Large supercomputers to speed up

 The most recent expectations from last year’s supercomputing events, of 100 petaflops in 2015 and 1 exaflop in 2018, seems to be too pessimistic, after all. What’s enabling the sudden push?
 
Improvements in processors from Intel, AMD and Nvidia indicate that a 1U or blade HPC server will have 7 TeraFLOPs of peak performance in 2014. 15,000 nodes would be needed for 100 PetaFLOPs.

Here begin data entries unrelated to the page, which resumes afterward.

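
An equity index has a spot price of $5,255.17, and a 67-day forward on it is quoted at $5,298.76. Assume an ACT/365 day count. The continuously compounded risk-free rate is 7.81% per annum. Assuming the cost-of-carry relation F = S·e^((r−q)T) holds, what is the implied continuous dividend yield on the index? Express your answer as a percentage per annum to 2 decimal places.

From F = S·e^((r−q)T): (r − q) = ln(F/S)/T
ln(5298.76/5255.17) = ln(1.008295) = 0.008261
(r − q) = 0.008261 / (67/365) = 0.045004
q = r − ln(F/S)/T = 0.0781 − 0.045004 = 0.033096
q = 3.31%

3.31%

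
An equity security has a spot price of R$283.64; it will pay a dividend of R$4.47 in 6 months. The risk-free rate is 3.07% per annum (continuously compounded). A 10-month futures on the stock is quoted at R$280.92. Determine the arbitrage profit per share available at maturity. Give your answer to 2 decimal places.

PV(dividends) I = 4.47·e^(−0.0307·6/12) = 4.4019
Fair futures F* = (S − I)·e^(rT) = (283.64 − 4.4019)·e^0.025583 = 279.2381 × 1.025913 = 286.4740
Market R$280.92 < fair 286.4740: forward underpriced → reverse cash-and-carry (short the stock, invest proceeds at r, pay the dividends, go long the forward).
Profit at T = |F_mkt − F*| = |280.92 − 286.4740| = R$5.55 per share

R$5.55 per share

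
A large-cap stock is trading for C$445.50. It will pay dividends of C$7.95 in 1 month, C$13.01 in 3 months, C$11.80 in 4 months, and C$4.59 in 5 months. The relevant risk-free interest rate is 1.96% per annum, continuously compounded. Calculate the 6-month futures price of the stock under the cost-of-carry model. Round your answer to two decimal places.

C$412.36

PV(dividends) I = 7.95·e^(−0.0196·1/12) + 13.01·e^(−0.0196·3/12) + 11.80·e^(−0.0196·4/12) + 4.59·e^(−0.0196·5/12)
I = 7.9370 + 12.9464 + 11.7232 + 4.5527 = 37.1593
F = (S − I)·e^(rT) = (445.50 − 37.1593) · e^(0.0196·6/12)
= 408.3407 · e^0.009800 = 408.3407 × 1.009848 = C$412.36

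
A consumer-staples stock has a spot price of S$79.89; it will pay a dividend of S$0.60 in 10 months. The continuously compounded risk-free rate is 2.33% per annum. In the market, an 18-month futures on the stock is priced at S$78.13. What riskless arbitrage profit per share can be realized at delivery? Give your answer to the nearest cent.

PV(dividends) I = 0.60·e^(−0.0233·10/12) = 0.5885
Fair futures F* = (S − I)·e^(rT) = (79.89 − 0.5885)·e^0.034950 = 79.3015 × 1.035568 = 82.1221
Market S$78.13 < fair 82.1221: forward underpriced → reverse cash-and-carry (short the stock, invest proceeds at r, pay the dividends, go long the forward).
Profit at T = |F_mkt − F*| = |78.13 − 82.1221| = S$3.99 per share

S$3.99 per share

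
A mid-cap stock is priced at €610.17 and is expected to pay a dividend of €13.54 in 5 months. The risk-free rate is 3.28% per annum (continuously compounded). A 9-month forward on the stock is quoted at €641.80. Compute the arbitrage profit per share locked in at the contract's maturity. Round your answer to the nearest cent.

€30.12 per share

PV(dividends) I = 13.54·e^(−0.0328·5/12) = 13.3562
Fair forward F* = (S − I)·e^(rT) = (610.17 − 13.3562)·e^0.024600 = 596.8138 × 1.024905 = 611.6774
Market €641.80 > fair 611.6774: forward overpriced → cash-and-carry (borrow at r, buy the stock and collect the dividends, short the forward).
Profit at T = |F_mkt − F*| = |641.80 − 611.6774| = €30.12 per share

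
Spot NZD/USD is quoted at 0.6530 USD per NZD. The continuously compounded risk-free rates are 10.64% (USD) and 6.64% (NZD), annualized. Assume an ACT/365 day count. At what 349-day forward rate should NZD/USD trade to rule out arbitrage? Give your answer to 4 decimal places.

F = S·e^((r_USD − r_NZD)T) = 0.6530 · e^((0.1064 − 0.0664) × 349/365)
= 0.6530 · e^0.038247 = 0.6530 × 1.038988
F = 0.6785 USD per NZD

0.6785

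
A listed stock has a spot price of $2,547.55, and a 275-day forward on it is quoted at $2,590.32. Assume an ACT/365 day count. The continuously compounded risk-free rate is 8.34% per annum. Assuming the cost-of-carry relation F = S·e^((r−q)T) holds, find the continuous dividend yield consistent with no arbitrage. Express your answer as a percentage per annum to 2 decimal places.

6.13%

From F = S·e^((r−q)T): (r − q) = ln(F/S)/T
ln(2590.32/2547.55) = ln(1.016789) = 0.016650
(r − q) = 0.016650 / (275/365) = 0.022099
q = r − ln(F/S)/T = 0.0834 − 0.022099 = 0.061301
q = 6.13%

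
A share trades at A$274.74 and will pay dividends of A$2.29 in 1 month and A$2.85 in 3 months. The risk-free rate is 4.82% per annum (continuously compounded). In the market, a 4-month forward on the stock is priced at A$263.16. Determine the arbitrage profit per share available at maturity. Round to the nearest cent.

A$10.85 per share

PV(dividends) I = 2.29·e^(−0.0482·1/12) + 2.85·e^(−0.0482·3/12) = 5.0967
Fair forward F* = (S − I)·e^(rT) = (274.74 − 5.0967)·e^0.016067 = 269.6433 × 1.016197 = 274.0107
Market A$263.16 < fair 274.0107: forward underpriced → reverse cash-and-carry (short the stock, invest proceeds at r, pay the dividends, go long the forward).
Profit at T = |F_mkt − F*| = |263.16 − 274.0107| = A$10.85 per share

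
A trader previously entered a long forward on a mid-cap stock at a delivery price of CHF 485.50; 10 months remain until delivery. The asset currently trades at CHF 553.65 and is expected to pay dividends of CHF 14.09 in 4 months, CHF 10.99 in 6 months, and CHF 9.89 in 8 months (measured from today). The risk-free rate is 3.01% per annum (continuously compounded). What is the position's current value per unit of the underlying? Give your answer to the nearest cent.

PV(remaining dividends) I = 14.09·e^(−0.0301·4/12) + 10.99·e^(−0.0301·6/12) + 9.89·e^(−0.0301·8/12) = 34.4687
Current forward F = (S − I)·e^(rT) = (553.65 − 34.4687)·e^(0.0301·10/12) = 519.1813 × 1.025401 = 532.3690
Value (long) = (F − K)·e^(−rT) = (532.3690 − 485.50) × 0.975229 = 45.7080
Value = CHF 45.71

CHF 45.71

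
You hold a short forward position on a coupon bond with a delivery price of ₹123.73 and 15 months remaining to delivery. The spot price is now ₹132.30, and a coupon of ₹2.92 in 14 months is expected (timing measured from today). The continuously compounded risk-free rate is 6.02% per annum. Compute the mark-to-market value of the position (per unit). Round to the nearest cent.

PV(remaining coupons) I = 2.92·e^(−0.0602·14/12) = 2.7220
Current forward F = (S − I)·e^(rT) = (132.30 − 2.7220)·e^(0.0602·15/12) = 129.5780 × 1.078154 = 139.7050
Value (long) = (F − K)·e^(−rT) = (139.7050 − 123.73) × 0.927512 = 14.8170
Short position value = −(long value) = -₹14.82

-₹14.82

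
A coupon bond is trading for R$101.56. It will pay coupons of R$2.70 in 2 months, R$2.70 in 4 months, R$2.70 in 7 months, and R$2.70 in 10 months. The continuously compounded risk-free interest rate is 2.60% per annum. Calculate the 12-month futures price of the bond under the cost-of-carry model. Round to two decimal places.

R$93.29

PV(coupons) I = 2.70·e^(−0.0260·2/12) + 2.70·e^(−0.0260·4/12) + 2.70·e^(−0.0260·7/12) + 2.70·e^(−0.0260·10/12)
I = 2.6883 + 2.6767 + 2.6594 + 2.6421 = 10.6665
F = (S − I)·e^(rT) = (101.56 − 10.6665) · e^(0.0260·12/12)
= 90.8935 · e^0.026000 = 90.8935 × 1.026341 = R$93.29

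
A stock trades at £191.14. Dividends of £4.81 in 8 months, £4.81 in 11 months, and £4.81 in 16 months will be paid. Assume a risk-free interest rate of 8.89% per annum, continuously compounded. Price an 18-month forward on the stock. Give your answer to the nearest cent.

£203.28

PV(dividends) I = 4.81·e^(−0.0889·8/12) + 4.81·e^(−0.0889·11/12) + 4.81·e^(−0.0889·16/12)
I = 4.5332 + 4.4336 + 4.2723 = 13.2391
F = (S − I)·e^(rT) = (191.14 − 13.2391) · e^(0.0889·18/12)
= 177.9009 · e^0.133350 = 177.9009 × 1.142650 = £203.28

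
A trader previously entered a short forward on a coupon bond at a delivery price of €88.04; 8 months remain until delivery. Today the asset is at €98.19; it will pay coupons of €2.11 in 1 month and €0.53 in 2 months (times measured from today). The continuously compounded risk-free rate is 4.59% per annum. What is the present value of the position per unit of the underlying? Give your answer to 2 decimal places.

-€10.18

PV(remaining coupons) I = 2.11·e^(−0.0459·1/12) + 0.53·e^(−0.0459·2/12) = 2.6279
Current forward F = (S − I)·e^(rT) = (98.19 − 2.6279)·e^(0.0459·8/12) = 95.5621 × 1.031073 = 98.5315
Value (long) = (F − K)·e^(−rT) = (98.5315 − 88.04) × 0.969863 = 10.1753
Short position value = −(long value) = -€10.18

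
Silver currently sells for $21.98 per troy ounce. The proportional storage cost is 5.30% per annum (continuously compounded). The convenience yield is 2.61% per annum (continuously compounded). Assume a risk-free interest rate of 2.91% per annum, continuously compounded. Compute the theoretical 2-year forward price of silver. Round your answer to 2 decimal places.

$24.58 per troy ounce

Net carry = r + u − y = 0.0291 + 0.0530 − 0.0261 = 0.0560
F = S·e^((r+u−y)T) = 21.98 · e^(0.0560 × 2) = 21.98 · e^0.112000
= 21.98 × 1.118513 = $24.58 per troy ounce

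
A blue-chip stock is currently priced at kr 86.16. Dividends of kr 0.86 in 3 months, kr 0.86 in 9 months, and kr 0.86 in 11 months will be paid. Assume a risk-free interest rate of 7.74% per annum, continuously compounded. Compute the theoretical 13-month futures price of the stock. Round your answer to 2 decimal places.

kr 91.03

PV(dividends) I = 0.86·e^(−0.0774·3/12) + 0.86·e^(−0.0774·9/12) + 0.86·e^(−0.0774·11/12)
I = 0.8435 + 0.8115 + 0.8011 = 2.4561
F = (S − I)·e^(rT) = (86.16 − 2.4561) · e^(0.0774·13/12)
= 83.7039 · e^0.083850 = 83.7039 × 1.087466 = kr 91.03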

The next generation of chips for 2017 would then be able to reach exaFLOP performance.
 

There is an upcoming massive jump in CPU FP (floating point) peak performance, and maturing of the add-on accelerators, are what should enable us to see the world’s first 100 PFLOP supercomputers some two years from now, and a further 10 times speedup not much more than two years after that.
 
On the CPU front, from Haswell generation onwards, all Intel CPUs will incorporate fused multiply add (FMA) instructions, allowing for up to 16 double precision on 32 single precision FP ops per core per cycle. On a, say, 10 core Haswell-EP Xeon (or similar Core iXX desktop variant) at 3.2 GHz, that would give you 500 GFLOPs in double precision, or whole round 1 TFLOPs in single precision FP peak performance. Haswell EP processors should be available by early 2014.
 
AMD CPUs already have FMA implemented and, hopefully with the Steamroller core performance improvements in 2013 onwards, there would be similar performing CPUs from them in the 2014 timeframe as well.
 
Then we add the accelerators: AMD HD 7970 Radeons (Graphics Core Next) already touch 1 TFLOPs DP FP and nearly 4 TFLOPs SP FP performance peak. The upcoming GK110 from Nvidia, as well as Sea Islands from AMD top bins, should exceed 1.5 TFLOPs DP FP well before Christmas comes around. Add to that Intel MIC, whose performance is in the similar ballpark. All these cards will have humongous local memory, anywhere from 6 to 16 GB per card, to keep the processing locally without having to hop onto the slow PCIe bus too often. Each of these architectures may have its own strong point: Nvidia with CUDA, AMD with OpenCL, and Intel with X86 inline programming capability as if it’s a simple co-processor to the CPU. And, their future successors are all expected to be close to 3 TFLOPs DP FP per chip peak performance by mid 2014.
 
So, if we assume we got a simple 1U or blade HPC server node with 2 of these CPUs and 2 accelerators, plus memory and high speed interconnect, we would have 1 TFLOPs of DP FP CPU performance, plus 6 DP FP TFLOPs or accelerator resource, in a single node – a total of 7 TFLOPs theoretical peak. Therefore, for 100 PFLOPs, we’d need some 15,000 nodes. At up to 80 nodes per double-sided normal format 19-inch rackmount enclosure, plus some space for admin nodes, switches and such, not to mention power distribution and cooling, 200 racks can keep the compute engines of a 100 PFLOPs system running in mid 2014. That’s a manageable size for a data center facility these days, although storage, UPS and other requirements will add to that space, of course.